Entenda o caso da fosfoetanolamina
Final da década de 1980
A substância fosfoetanolamina começa a ser produzida pelo químico Gilberto Orivaldo Chierice, do Instituto de Química de São Carlos (IQSC-USP), e distribuída no campus da universidade gratuitamente aos pacientes que buscavam um tratamento complementar ou alternativo.
Junho de 2015
A USP interrompe a distribuição da fosfoetanolamina e os pacientes entraram na justiça para solicitar as cápsulas.
Outubro de 2015
O Supremo Tribunal Federal autoriza a distribuição da fosfoetanolamina para as pessoas que entraram com pedido na justiça.
Na mesma época, a USP se manifesta por meio de comunicado oficial alegando que “…essa substância não é remédio. Ela foi estudada na USP como um produto químico e não existe demonstração cabal de que tenha ação efetiva contra a doença”.
O Ministério da Ciência, Tecnologia e Inovação (MCTI) firma parceria com seis laboratórios na área de fármacos e medicamentos para aprofundar os estudos em torno da fosfoetanolamina.
A revista científica Nature publica um editorial ressaltando os perigos envolvidos na distribuição da fosfoetanolamina.
Cinco hospitais da rede estadual de São Paulo anunciam que realizarão testes para comprovar a eficácia da fosfoetanolamina e encabeçado pelo Instituto do Câncer do Estado de São Paulo (Icesp).
Janeiro de 2016
O Ministério da Ciência, Tecnologia e Inovação (MCTI) lançou o site para informar a população sobre os avanços na pesquisa sobre fosfoetanolamina.
Fevereiro de 2016
O governador de São Paulo, Geraldo Alckmin, anuncia que o Laboratório PDT Pharma, de Cravinhos, será o responsável pela sintetização da substância fosfoetanolamina para testes no tratamento do câncer. A substância será analisada no tratamento da doença em até mil voluntários.

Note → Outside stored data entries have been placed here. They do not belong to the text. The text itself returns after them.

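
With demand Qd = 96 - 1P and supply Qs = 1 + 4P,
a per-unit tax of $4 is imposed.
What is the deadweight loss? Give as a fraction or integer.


Pre-tax equilibrium quantity: Q* = 77
Post-tax equilibrium quantity: Q_tax = 369/5
Reduction in quantity: Q* - Q_tax = 16/5
DWL = (1/2) * tax * (Q* - Q_tax)
DWL = (1/2) * 4 * 16/5 = 32/5

32/5


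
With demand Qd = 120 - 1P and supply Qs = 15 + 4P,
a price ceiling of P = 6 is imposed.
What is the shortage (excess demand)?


At P = 6:
Qd = 120 - 1*6 = 114
Qs = 15 + 4*6 = 39
Shortage = Qd - Qs = 114 - 39 = 75

75


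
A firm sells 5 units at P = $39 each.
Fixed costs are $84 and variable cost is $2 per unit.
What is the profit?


Total Revenue = P * Q = 39 * 5 = $195
Total Cost = FC + VC*Q = 84 + 2*5 = $94
Profit = TR - TC = 195 - 94 = $101

$101


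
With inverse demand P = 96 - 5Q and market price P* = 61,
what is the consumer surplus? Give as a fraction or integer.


Maximum willingness to pay (at Q=0): P_max = 96
Quantity demanded at P* = 61:
Q* = (96 - 61)/5 = 7
CS = (1/2) * Q* * (P_max - P*)
CS = (1/2) * 7 * (96 - 61)
CS = (1/2) * 7 * 35 = 245/2

245/2


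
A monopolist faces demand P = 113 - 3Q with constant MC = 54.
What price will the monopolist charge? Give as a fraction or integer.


MR = 113 - 6Q
Set MR = MC: 113 - 6Q = 54
Q* = 59/6
Substitute into demand:
P* = 113 - 3*59/6 = 167/2

167/2


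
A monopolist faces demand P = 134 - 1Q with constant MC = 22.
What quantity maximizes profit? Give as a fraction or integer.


TR = P*Q = (134 - 1Q)Q = 134Q - 1Q^2
MR = dTR/dQ = 134 - 2Q
Set MR = MC:
134 - 2Q = 22
112 = 2Q
Q* = 112/2 = 56

56


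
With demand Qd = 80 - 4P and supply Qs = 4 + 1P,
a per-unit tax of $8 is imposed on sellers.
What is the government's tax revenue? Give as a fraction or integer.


With tax on sellers, new supply: Qs' = 4 + 1(P - 8)
= 1P - 4
New equilibrium quantity:
Q_new = 64/5
Tax revenue = tax * Q_new = 8 * 64/5 = 512/5

512/5


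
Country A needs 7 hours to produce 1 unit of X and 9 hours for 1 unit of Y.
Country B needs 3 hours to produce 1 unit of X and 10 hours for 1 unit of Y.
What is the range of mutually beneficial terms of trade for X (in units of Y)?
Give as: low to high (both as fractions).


Opportunity cost of X for Country A = hours_X / hours_Y = 7/9 = 7/9 units of Y
Opportunity cost of X for Country B = hours_X / hours_Y = 3/10 = 3/10 units of Y
Terms of trade must be between the two opportunity costs.
Range: 3/10 to 7/9

3/10 to 7/9


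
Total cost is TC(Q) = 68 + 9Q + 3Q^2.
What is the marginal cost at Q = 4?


MC = dTC/dQ = 9 + 2*3*Q
At Q = 4:
MC = 9 + 6*4
MC = 9 + 24 = 33

33


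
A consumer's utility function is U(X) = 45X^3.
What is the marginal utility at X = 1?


MU = dU/dX = 45*3*X^(3-1)
MU = 135*X^2
At X = 1:
MU = 135 * 1^2
MU = 135 * 1 = 135

135


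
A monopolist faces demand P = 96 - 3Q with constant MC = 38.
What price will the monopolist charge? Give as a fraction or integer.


MR = 96 - 6Q
Set MR = MC: 96 - 6Q = 38
Q* = 29/3
Substitute into demand:
P* = 96 - 3*29/3 = 67

67


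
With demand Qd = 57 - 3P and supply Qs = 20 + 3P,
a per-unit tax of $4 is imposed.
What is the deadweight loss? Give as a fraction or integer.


Pre-tax equilibrium quantity: Q* = 77/2
Post-tax equilibrium quantity: Q_tax = 65/2
Reduction in quantity: Q* - Q_tax = 6
DWL = (1/2) * tax * (Q* - Q_tax)
DWL = (1/2) * 4 * 6 = 12

12


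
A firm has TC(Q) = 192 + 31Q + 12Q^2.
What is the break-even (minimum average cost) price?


AC(Q) = 192/Q + 31 + 12Q
To minimize: dAC/dQ = -192/Q^2 + 12 = 0
Q^2 = 192/12 = 16
Q* = 4
Min AC = 192/4 + 31 + 12*4
Min AC = 48 + 31 + 48 = 127

127


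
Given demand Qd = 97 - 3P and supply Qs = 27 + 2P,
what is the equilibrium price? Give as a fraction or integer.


At equilibrium, Qd = Qs.
97 - 3P = 27 + 2P
97 - 27 = 3P + 2P
70 = 5P
P* = 70/5 = 14

14


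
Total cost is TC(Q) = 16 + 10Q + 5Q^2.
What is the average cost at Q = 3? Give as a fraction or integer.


TC(3) = 16 + 10*3 + 5*3^2
TC(3) = 16 + 30 + 45 = 91
AC = TC/Q = 91/3 = 91/3

91/3


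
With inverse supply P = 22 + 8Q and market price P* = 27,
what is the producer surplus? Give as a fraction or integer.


Minimum supply price (at Q=0): P_min = 22
Quantity supplied at P* = 27:
Q* = (27 - 22)/8 = 5/8
PS = (1/2) * Q* * (P* - P_min)
PS = (1/2) * 5/8 * (27 - 22)
PS = (1/2) * 5/8 * 5 = 25/16

25/16


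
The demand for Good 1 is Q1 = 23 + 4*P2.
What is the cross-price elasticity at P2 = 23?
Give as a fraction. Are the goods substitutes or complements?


dQ1/dP2 = 4
At P2 = 23: Q1 = 23 + 4*23 = 115
Exy = (dQ1/dP2)(P2/Q1) = 4 * 23 / 115 = 4/5
Since Exy > 0, the goods are substitutes.

4/5 (substitutes)


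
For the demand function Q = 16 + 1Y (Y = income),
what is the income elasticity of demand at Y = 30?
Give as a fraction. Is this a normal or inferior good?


dQ/dY = 1
At Y = 30: Q = 16 + 1*30 = 46
Ey = (dQ/dY)(Y/Q) = 1 * 30 / 46 = 15/23
Since Ey > 0, this is a normal good.

15/23 (normal good)


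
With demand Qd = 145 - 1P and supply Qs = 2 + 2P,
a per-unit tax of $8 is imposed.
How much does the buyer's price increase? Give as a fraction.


With a per-unit tax, the buyer's price increase depends on relative slopes.
Supply slope: d = 2, Demand slope: b = 1
Buyer's price increase = d * tax / (b + d)
= 2 * 8 / (1 + 2)
= 16 / 3 = 16/3

16/3


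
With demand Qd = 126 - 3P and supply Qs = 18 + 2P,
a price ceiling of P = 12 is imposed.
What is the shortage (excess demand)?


At P = 12:
Qd = 126 - 3*12 = 90
Qs = 18 + 2*12 = 42
Shortage = Qd - Qs = 90 - 42 = 48

48


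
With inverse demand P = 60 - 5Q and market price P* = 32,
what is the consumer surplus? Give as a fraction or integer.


Maximum willingness to pay (at Q=0): P_max = 60
Quantity demanded at P* = 32:
Q* = (60 - 32)/5 = 28/5
CS = (1/2) * Q* * (P_max - P*)
CS = (1/2) * 28/5 * (60 - 32)
CS = (1/2) * 28/5 * 28 = 392/5

392/5


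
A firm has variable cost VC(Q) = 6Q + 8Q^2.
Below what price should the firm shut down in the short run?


AVC(Q) = VC(Q)/Q = 6 + 8Q
AVC is increasing in Q, so minimum AVC is at Q -> 0+.
Min AVC = 6
The firm should shut down if P < 6.

6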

O Instituto Nacional do Câncer (Inca) emite parecer técnico sobre a fosfoetanolamina sintética.
De acordo com a instituição, “qualquer decisão terapêutica relacionada à substância, antes da realização de pesquisas controladas? e somente ao término dos estudos pré-clínicos e clínicos será possível elencar as possibilidades ou não de uso do medicamento como ação anticancerígena”.
Março de 2016
A Câmara dos Deputados aprova o projeto de lei que permite a fabricação, distribuição e uso da fosfoetanolamina. Pelo projeto de lei poderão usar a substância desde que exista um laudo médico que comprove a doença.

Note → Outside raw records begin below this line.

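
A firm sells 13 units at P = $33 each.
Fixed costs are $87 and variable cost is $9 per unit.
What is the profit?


Total Revenue = P * Q = 33 * 13 = $429
Total Cost = FC + VC*Q = 87 + 9*13 = $204
Profit = TR - TC = 429 - 204 = $225

$225


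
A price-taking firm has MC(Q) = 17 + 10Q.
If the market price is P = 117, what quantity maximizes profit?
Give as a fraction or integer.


In perfect competition, profit is maximized where P = MC.
117 = 17 + 10Q
100 = 10Q
Q* = 100/10 = 10

10


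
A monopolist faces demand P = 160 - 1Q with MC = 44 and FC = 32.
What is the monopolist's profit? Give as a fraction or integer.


MR = MC: 160 - 2Q = 44
Q* = 58
P* = 160 - 1*58 = 102
Profit = (P* - MC)*Q* - FC
= (102 - 44)*58 - 32
= 58*58 - 32
= 3364 - 32 = 3332

3332


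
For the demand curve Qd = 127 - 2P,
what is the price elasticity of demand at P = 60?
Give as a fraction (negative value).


dQ/dP = -2
At P = 60: Q = 127 - 2*60 = 7
E = (dQ/dP)(P/Q) = (-2)(60/7) = -120/7

-120/7


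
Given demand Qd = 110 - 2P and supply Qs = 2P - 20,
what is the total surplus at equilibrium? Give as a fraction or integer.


Find equilibrium: 110 - 2P = 2P - 20
110 + 20 = 4P
P* = 130/4 = 65/2
Q* = 2*65/2 - 20 = 45
Inverse demand: P = 55 - Q/2, so P_max = 55
Inverse supply: P = 10 + Q/2, so P_min = 10
CS = (1/2) * 45 * (55 - 65/2) = 2025/4
PS = (1/2) * 45 * (65/2 - 10) = 2025/4
TS = CS + PS = 2025/4 + 2025/4 = 2025/2

2025/2


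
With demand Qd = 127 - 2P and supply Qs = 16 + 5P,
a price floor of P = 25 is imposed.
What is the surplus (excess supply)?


At P = 25:
Qd = 127 - 2*25 = 77
Qs = 16 + 5*25 = 141
Surplus = Qs - Qd = 141 - 77 = 64

64


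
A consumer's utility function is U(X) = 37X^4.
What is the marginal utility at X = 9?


MU = dU/dX = 37*4*X^(4-1)
MU = 148*X^3
At X = 9:
MU = 148 * 9^3
MU = 148 * 729 = 107892

107892


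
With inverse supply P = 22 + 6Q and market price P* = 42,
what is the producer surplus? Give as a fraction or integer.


Minimum supply price (at Q=0): P_min = 22
Quantity supplied at P* = 42:
Q* = (42 - 22)/6 = 10/3
PS = (1/2) * Q* * (P* - P_min)
PS = (1/2) * 10/3 * (42 - 22)
PS = (1/2) * 10/3 * 20 = 100/3

100/3


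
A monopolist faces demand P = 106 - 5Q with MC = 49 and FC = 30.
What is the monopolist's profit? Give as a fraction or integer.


MR = MC: 106 - 10Q = 49
Q* = 57/10
P* = 106 - 5*57/10 = 155/2
Profit = (P* - MC)*Q* - FC
= (155/2 - 49)*57/10 - 30
= 57/2*57/10 - 30
= 3249/20 - 30 = 2649/20

2649/20


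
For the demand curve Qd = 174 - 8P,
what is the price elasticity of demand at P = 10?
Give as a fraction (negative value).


dQ/dP = -8
At P = 10: Q = 174 - 8*10 = 94
E = (dQ/dP)(P/Q) = (-8)(10/94) = -40/47

-40/47


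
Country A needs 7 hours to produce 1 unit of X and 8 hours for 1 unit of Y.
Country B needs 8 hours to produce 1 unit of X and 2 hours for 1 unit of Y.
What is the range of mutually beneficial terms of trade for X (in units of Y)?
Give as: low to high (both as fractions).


Opportunity cost of X for Country A = hours_X / hours_Y = 7/8 = 7/8 units of Y
Opportunity cost of X for Country B = hours_X / hours_Y = 8/2 = 4 units of Y
Terms of trade must be between the two opportunity costs.
Range: 7/8 to 4

7/8 to 4


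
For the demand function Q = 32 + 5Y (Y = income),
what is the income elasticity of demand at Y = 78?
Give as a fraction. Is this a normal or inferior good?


dQ/dY = 5
At Y = 78: Q = 32 + 5*78 = 422
Ey = (dQ/dY)(Y/Q) = 5 * 78 / 422 = 195/211
Since Ey > 0, this is a normal good.

195/211 (normal good)


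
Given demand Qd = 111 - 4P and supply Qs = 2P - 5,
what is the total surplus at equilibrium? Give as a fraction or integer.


Find equilibrium: 111 - 4P = 2P - 5
111 + 5 = 6P
P* = 116/6 = 58/3
Q* = 2*58/3 - 5 = 101/3
Inverse demand: P = 111/4 - Q/4, so P_max = 111/4
Inverse supply: P = 5/2 + Q/2, so P_min = 5/2
CS = (1/2) * 101/3 * (111/4 - 58/3) = 10201/72
PS = (1/2) * 101/3 * (58/3 - 5/2) = 10201/36
TS = CS + PS = 10201/72 + 10201/36 = 10201/24

10201/24


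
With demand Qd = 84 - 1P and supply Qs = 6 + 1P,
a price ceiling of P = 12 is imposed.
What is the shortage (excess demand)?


At P = 12:
Qd = 84 - 1*12 = 72
Qs = 6 + 1*12 = 18
Shortage = Qd - Qs = 72 - 18 = 54

54


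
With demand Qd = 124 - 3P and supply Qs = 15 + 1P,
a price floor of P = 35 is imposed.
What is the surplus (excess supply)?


At P = 35:
Qd = 124 - 3*35 = 19
Qs = 15 + 1*35 = 50
Surplus = Qs - Qd = 50 - 19 = 31

31


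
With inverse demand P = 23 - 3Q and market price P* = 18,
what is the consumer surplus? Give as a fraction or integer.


Maximum willingness to pay (at Q=0): P_max = 23
Quantity demanded at P* = 18:
Q* = (23 - 18)/3 = 5/3
CS = (1/2) * Q* * (P_max - P*)
CS = (1/2) * 5/3 * (23 - 18)
CS = (1/2) * 5/3 * 5 = 25/6

25/6


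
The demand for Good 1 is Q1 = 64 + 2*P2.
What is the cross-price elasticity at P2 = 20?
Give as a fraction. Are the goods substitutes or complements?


dQ1/dP2 = 2
At P2 = 20: Q1 = 64 + 2*20 = 104
Exy = (dQ1/dP2)(P2/Q1) = 2 * 20 / 104 = 5/13
Since Exy > 0, the goods are substitutes.

5/13 (substitutes)


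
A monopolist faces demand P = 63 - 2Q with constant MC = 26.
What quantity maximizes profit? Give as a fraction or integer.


TR = P*Q = (63 - 2Q)Q = 63Q - 2Q^2
MR = dTR/dQ = 63 - 4Q
Set MR = MC:
63 - 4Q = 26
37 = 4Q
Q* = 37/4 = 37/4

37/4


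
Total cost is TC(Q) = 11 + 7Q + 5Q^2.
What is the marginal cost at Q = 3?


MC = dTC/dQ = 7 + 2*5*Q
At Q = 3:
MC = 7 + 10*3
MC = 7 + 30 = 37

37


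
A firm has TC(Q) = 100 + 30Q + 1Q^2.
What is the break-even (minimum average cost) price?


AC(Q) = 100/Q + 30 + 1Q
To minimize: dAC/dQ = -100/Q^2 + 1 = 0
Q^2 = 100/1 = 100
Q* = 10
Min AC = 100/10 + 30 + 1*10
Min AC = 10 + 30 + 10 = 50

50


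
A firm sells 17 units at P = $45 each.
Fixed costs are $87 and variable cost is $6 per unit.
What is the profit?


Total Revenue = P * Q = 45 * 17 = $765
Total Cost = FC + VC*Q = 87 + 6*17 = $189
Profit = TR - TC = 765 - 189 = $576

$576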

Além disso, a proposta também permite a fabricação da fosfoetanolamina sintética mesmo sem registro sanitário.
Pesquisadores responsáveis por realizar os primeiros testes da fosfoetanolamina divulgam um parecer informando que a medicação apresentou baixo grau de pureza e demonstra pouco ou nenhum efeito sobre as células tumorais. O documento também mostra que o desempenho é muito inferior ao das substâncias disponíveis há décadas no mercado.

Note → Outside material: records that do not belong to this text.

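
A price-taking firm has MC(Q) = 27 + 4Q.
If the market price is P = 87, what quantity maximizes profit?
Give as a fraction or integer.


In perfect competition, profit is maximized where P = MC.
87 = 27 + 4Q
60 = 4Q
Q* = 60/4 = 15

15


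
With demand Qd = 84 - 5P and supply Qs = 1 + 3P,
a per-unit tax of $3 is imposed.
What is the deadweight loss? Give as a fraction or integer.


Pre-tax equilibrium quantity: Q* = 257/8
Post-tax equilibrium quantity: Q_tax = 53/2
Reduction in quantity: Q* - Q_tax = 45/8
DWL = (1/2) * tax * (Q* - Q_tax)
DWL = (1/2) * 3 * 45/8 = 135/16

135/16


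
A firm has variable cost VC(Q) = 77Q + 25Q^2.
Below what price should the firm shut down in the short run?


AVC(Q) = VC(Q)/Q = 77 + 25Q
AVC is increasing in Q, so minimum AVC is at Q -> 0+.
Min AVC = 77
The firm should shut down if P < 77.

77


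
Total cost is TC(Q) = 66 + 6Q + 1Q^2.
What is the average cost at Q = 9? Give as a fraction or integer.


TC(9) = 66 + 6*9 + 1*9^2
TC(9) = 66 + 54 + 81 = 201
AC = TC/Q = 201/9 = 67/3

67/3


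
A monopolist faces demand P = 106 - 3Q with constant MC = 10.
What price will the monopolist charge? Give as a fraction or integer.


MR = 106 - 6Q
Set MR = MC: 106 - 6Q = 10
Q* = 16
Substitute into demand:
P* = 106 - 3*16 = 58

58


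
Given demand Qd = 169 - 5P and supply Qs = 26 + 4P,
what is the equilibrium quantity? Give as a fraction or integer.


First find equilibrium price:
169 - 5P = 26 + 4P
P* = 143/9 = 143/9
Then substitute into demand:
Q* = 169 - 5 * 143/9 = 806/9

806/9


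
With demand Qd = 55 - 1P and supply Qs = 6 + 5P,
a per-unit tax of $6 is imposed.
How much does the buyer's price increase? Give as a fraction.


With a per-unit tax, the buyer's price increase depends on relative slopes.
Supply slope: d = 5, Demand slope: b = 1
Buyer's price increase = d * tax / (b + d)
= 5 * 6 / (1 + 5)
= 30 / 6 = 5

5


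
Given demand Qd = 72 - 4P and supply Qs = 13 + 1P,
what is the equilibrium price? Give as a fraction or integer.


At equilibrium, Qd = Qs.
72 - 4P = 13 + 1P
72 - 13 = 4P + 1P
59 = 5P
P* = 59/5 = 59/5

59/5


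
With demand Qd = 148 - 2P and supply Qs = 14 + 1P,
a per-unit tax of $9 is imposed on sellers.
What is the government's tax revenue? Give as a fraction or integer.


With tax on sellers, new supply: Qs' = 14 + 1(P - 9)
= 5 + 1P
New equilibrium quantity:
Q_new = 158/3
Tax revenue = tax * Q_new = 9 * 158/3 = 474

474


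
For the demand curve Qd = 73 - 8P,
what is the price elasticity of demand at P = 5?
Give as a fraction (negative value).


dQ/dP = -8
At P = 5: Q = 73 - 8*5 = 33
E = (dQ/dP)(P/Q) = (-8)(5/33) = -40/33

-40/33


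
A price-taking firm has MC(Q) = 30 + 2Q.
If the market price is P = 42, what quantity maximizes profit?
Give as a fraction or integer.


In perfect competition, profit is maximized where P = MC.
42 = 30 + 2Q
12 = 2Q
Q* = 12/2 = 6

6


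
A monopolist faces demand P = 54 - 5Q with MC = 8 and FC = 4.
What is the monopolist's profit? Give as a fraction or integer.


MR = MC: 54 - 10Q = 8
Q* = 23/5
P* = 54 - 5*23/5 = 31
Profit = (P* - MC)*Q* - FC
= (31 - 8)*23/5 - 4
= 23*23/5 - 4
= 529/5 - 4 = 509/5

509/5


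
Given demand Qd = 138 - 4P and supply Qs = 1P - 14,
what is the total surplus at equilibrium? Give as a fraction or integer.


Find equilibrium: 138 - 4P = 1P - 14
138 + 14 = 5P
P* = 152/5 = 152/5
Q* = 1*152/5 - 14 = 82/5
Inverse demand: P = 69/2 - Q/4, so P_max = 69/2
Inverse supply: P = 14 + Q/1, so P_min = 14
CS = (1/2) * 82/5 * (69/2 - 152/5) = 1681/50
PS = (1/2) * 82/5 * (152/5 - 14) = 3362/25
TS = CS + PS = 1681/50 + 3362/25 = 1681/10

1681/10


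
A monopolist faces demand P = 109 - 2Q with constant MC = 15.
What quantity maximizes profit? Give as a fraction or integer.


TR = P*Q = (109 - 2Q)Q = 109Q - 2Q^2
MR = dTR/dQ = 109 - 4Q
Set MR = MC:
109 - 4Q = 15
94 = 4Q
Q* = 94/4 = 47/2

47/2


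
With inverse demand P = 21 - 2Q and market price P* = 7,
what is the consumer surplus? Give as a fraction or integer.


Maximum willingness to pay (at Q=0): P_max = 21
Quantity demanded at P* = 7:
Q* = (21 - 7)/2 = 7
CS = (1/2) * Q* * (P_max - P*)
CS = (1/2) * 7 * (21 - 7)
CS = (1/2) * 7 * 14 = 49

49


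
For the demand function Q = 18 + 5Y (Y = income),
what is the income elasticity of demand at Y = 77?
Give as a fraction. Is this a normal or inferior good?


dQ/dY = 5
At Y = 77: Q = 18 + 5*77 = 403
Ey = (dQ/dY)(Y/Q) = 5 * 77 / 403 = 385/403
Since Ey > 0, this is a normal good.

385/403 (normal good)


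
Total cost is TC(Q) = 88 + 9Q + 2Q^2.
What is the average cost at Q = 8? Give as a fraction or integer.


TC(8) = 88 + 9*8 + 2*8^2
TC(8) = 88 + 72 + 128 = 288
AC = TC/Q = 288/8 = 36

36


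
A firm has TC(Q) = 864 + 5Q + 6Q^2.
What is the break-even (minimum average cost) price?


AC(Q) = 864/Q + 5 + 6Q
To minimize: dAC/dQ = -864/Q^2 + 6 = 0
Q^2 = 864/6 = 144
Q* = 12
Min AC = 864/12 + 5 + 6*12
Min AC = 72 + 5 + 72 = 149

149


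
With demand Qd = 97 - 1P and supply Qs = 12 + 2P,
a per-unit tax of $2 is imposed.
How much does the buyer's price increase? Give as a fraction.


With a per-unit tax, the buyer's price increase depends on relative slopes.
Supply slope: d = 2, Demand slope: b = 1
Buyer's price increase = d * tax / (b + d)
= 2 * 2 / (1 + 2)
= 4 / 3 = 4/3

4/3


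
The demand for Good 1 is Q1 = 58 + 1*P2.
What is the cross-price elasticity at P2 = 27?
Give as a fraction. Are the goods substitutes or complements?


dQ1/dP2 = 1
At P2 = 27: Q1 = 58 + 1*27 = 85
Exy = (dQ1/dP2)(P2/Q1) = 1 * 27 / 85 = 27/85
Since Exy > 0, the goods are substitutes.

27/85 (substitutes)


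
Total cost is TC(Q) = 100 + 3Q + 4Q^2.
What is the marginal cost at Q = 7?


MC = dTC/dQ = 3 + 2*4*Q
At Q = 7:
MC = 3 + 8*7
MC = 3 + 56 = 59

59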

O químico que iniciou os estudos da fosfoetanolamina sintética Gilberto Chierice e o pesquisador Durvanei Augusto Maria, ligado ao Instituto Butantan, entram com um ofício na Defensoria Pública da União contestando os testes que apontaram desempenho insatisfatório da substância.
O Senado aprova o Projeto de Lei da Câmara que autoriza pacientes com câncer a usarem a fosfoetanolamina sintética antes de seu registro na Anvisa.
O projeto foi aprovado na Comissão de Assuntos Sociais no dia 17 de março e seguiu para sanção presidencial.
A Anvisa recomenda que a presidente Dilma Rousseff vete o projeto de lei, pois seria um precedente muito perigoso liberar a substância antes da realização dos estudos clínicos de segurança e eficácia.
Em abril de 2016
O presidente do Supremo Tribunal Federal, ministro Ricardo Lewandowski determina que a USP deve fornecer a fosfoetanolamina somente enquanto houver o composto no estoque. Depois disso a distribuição poderá ser suspensa devido ao fato de que o fosfoetanolamina não possui registro na Anvisa para ser produzido e distribuído.